In other words, while anti-Israel activists attempt to frame their cause as a popular one – a message embraced by uncritical, doe-eyed columnists – the reality says exactly the opposite.

The occupations are also widely opposed in the Canadian public at large, as demonstrated in recent opinion polling. This is despite Walkom claiming, in a May 3 column in The Toronto Star, that the anti-Israel mob could become a “moral force” for the Palestinian cause.
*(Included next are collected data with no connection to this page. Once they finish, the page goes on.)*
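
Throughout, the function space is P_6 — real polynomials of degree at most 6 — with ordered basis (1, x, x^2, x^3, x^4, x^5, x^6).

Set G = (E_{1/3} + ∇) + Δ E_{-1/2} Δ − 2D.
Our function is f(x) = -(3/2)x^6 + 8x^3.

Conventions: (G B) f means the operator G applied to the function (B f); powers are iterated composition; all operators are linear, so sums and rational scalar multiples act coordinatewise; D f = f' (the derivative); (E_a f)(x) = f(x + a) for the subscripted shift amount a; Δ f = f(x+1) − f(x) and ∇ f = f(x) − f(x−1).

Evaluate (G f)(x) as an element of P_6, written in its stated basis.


E_{1/3} f = -(3/2)x^6 - 3x^5 - (5/2)x^4 + (62/9)x^3 + (139/18)x^2 + (71/27)x + 143/486
∇ f = -9x^5 + (45/2)x^4 - 30x^3 + (93/2)x^2 - 33x + 19/2
(E_{1/3} + ∇) f = -(3/2)x^6 - 12x^5 + 20x^4 - (208/9)x^3 + (488/9)x^2 - (820/27)x + 2380/243
Δ f = -9x^5 - (45/2)x^4 - 30x^3 + (3/2)x^2 + 15x + 13/2
E_{-1/2} Δ f = -9x^5 - (15/2)x^3 + 24x^2 - (9/16)x + 2
Δ E_{-1/2} Δ f = -45x^4 - 90x^3 - (225/2)x^2 - (39/2)x + 111/16
D f = -9x^5 + 24x^2
(-2D) f = 18x^5 - 48x^2
((E_{1/3} + ∇) + Δ E_{-1/2} Δ − 2D) f = -(3/2)x^6 + 6x^5 - 25x^4 - (1018/9)x^3 - (1913/18)x^2 - (2693/54)x + 65053/3888

the image equals g(x) = -(3/2)x^6 + 6x^5 - 25x^4 - (1018/9)x^3 - (1913/18)x^2 - (2693/54)x + 65053/3888


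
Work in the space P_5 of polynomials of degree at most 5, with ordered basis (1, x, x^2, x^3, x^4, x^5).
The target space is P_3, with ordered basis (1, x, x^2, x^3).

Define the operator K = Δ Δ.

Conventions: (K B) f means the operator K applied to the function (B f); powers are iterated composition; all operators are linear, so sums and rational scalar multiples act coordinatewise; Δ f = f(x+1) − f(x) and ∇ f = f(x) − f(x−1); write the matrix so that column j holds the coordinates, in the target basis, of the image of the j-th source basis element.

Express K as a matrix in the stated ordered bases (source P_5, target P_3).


image of 1: 0
image of x: 0
image of x^2: 2
image of x^3: 6x + 6
image of x^4: 12x^2 + 24x + 14
image of x^5: 20x^3 + 60x^2 + 70x + 30
each image's coordinates form column j of the matrix

the matrix is [[0, 0, 2, 6, 14, 30]; [0, 0, 0, 6, 24, 70]; [0, 0, 0, 0, 12, 60]; [0, 0, 0, 0, 0, 20]] (rows listed top to bottom)


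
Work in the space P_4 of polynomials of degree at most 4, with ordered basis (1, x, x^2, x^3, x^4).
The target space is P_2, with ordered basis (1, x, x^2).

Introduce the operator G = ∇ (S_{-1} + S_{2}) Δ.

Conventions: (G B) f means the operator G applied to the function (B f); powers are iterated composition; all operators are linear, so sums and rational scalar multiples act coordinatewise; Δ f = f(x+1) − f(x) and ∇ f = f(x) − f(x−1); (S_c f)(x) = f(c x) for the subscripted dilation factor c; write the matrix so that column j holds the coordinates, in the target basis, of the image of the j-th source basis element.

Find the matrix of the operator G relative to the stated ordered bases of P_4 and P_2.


the matrix is [[0, 0, 2, -12, 2]; [0, 0, 0, 30, -24]; [0, 0, 0, 0, 84]] (rows listed top to bottom)

image of 1: 0
image of x: 0
image of x^2: 2
image of x^3: 30x - 12
image of x^4: 84x^2 - 24x + 2
each image's coordinates form column j of the matrix


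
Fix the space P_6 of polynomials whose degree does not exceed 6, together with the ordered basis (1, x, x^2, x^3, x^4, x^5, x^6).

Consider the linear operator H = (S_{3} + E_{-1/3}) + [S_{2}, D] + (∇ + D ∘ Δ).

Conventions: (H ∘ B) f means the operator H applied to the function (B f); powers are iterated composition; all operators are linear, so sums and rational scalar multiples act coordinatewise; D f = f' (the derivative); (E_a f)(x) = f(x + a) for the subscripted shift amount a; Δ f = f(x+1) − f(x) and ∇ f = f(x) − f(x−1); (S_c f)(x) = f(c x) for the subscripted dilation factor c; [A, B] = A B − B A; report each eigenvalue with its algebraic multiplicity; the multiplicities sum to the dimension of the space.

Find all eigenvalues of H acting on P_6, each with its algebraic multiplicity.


image of 1: 2
image of x: 4x - 1/3
image of x^2: 10x^2 - (8/3)x + 10/9
image of x^3: 28x^3 - 10x^2 + (10/3)x + 107/27
image of x^4: 82x^4 - (88/3)x^3 + (20/3)x^2 + (428/27)x + 244/81
image of x^5: 244x^5 - (230/3)x^4 + (100/9)x^3 + (1070/27)x^2 + (1220/81)x + 1457/243
image of x^6: 730x^6 - 188x^5 + (50/3)x^4 + (2140/27)x^3 + (1220/27)x^2 + (2914/81)x + 3646/729
the matrix is upper triangular; its diagonal is (2, 4, 10, 28, 82, 244, 730)
for a triangular matrix the eigenvalues are the diagonal entries, with algebraic multiplicity their repetition count

λ = 2 (multiplicity 1), λ = 4 (multiplicity 1), λ = 10 (multiplicity 1), λ = 28 (multiplicity 1), λ = 82 (multiplicity 1), λ = 244 (multiplicity 1), λ = 730 (multiplicity 1)


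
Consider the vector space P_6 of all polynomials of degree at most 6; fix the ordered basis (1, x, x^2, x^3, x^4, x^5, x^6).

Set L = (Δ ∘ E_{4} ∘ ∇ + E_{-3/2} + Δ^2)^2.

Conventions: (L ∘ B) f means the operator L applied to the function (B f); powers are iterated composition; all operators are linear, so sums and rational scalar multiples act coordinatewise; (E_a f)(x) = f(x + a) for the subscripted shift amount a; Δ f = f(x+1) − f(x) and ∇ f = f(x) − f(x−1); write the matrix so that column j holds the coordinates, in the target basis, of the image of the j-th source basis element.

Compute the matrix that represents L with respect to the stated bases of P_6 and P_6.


image of 1: 1
image of x: x - 3
image of x^2: x^2 - 6x + 17
image of x^3: x^3 - 9x^2 + 51x - 3
image of x^4: x^4 - 12x^3 + 102x^2 - 12x + 341
image of x^5: x^5 - 15x^4 + 170x^3 - 30x^2 + 1705x + 2817
image of x^6: x^6 - 18x^5 + 255x^4 - 60x^3 + 5115x^2 + 16902x + 92869/2
each image's coordinates form column j of the matrix

the matrix is [[1, -3, 17, -3, 341, 2817, 92869/2]; [0, 1, -6, 51, -12, 1705, 16902]; [0, 0, 1, -9, 102, -30, 5115]; [0, 0, 0, 1, -12, 170, -60]; [0, 0, 0, 0, 1, -15, 255]; [0, 0, 0, 0, 0, 1, -18]; [0, 0, 0, 0, 0, 0, 1]] (rows listed top to bottom)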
It appears that prediction has fallen flat.

Walkom is also evidently unaware of political polling in general, which shows the Liberal Party of Canada regularly running around 20 points behind the Conservatives, as they have been for more than a year.

This is extremely significant because the Conservative Party of Canada, under their current leader Pierre Poilievre (and his predecessors, as well) is vocally supportive of Israel’s right to defend itself against Hamas terrorists, and has made no secret in hiding this position.

And while polls show that Canadians widely favour the Conservatives over the Liberals for economic and other reasons, these surveys also demonstrate that, far from being a liability, the Conservatives’ overt pro-Israel position isn’t harming them in the slightest.

There are two ways Walkom could potentially make sense of these polls, and neither one fits with his worldview: either that Canadians are not, by and large, particularly engaged with the Hamas-Israel war, or that the vast majority are not willing to vote based on a leader’s anti-Israel bona fides, and if anything, prefer exactly the opposite.

Either way, Canadians are far from the anti-Israel ideologues that Walkom clearly hopes they are.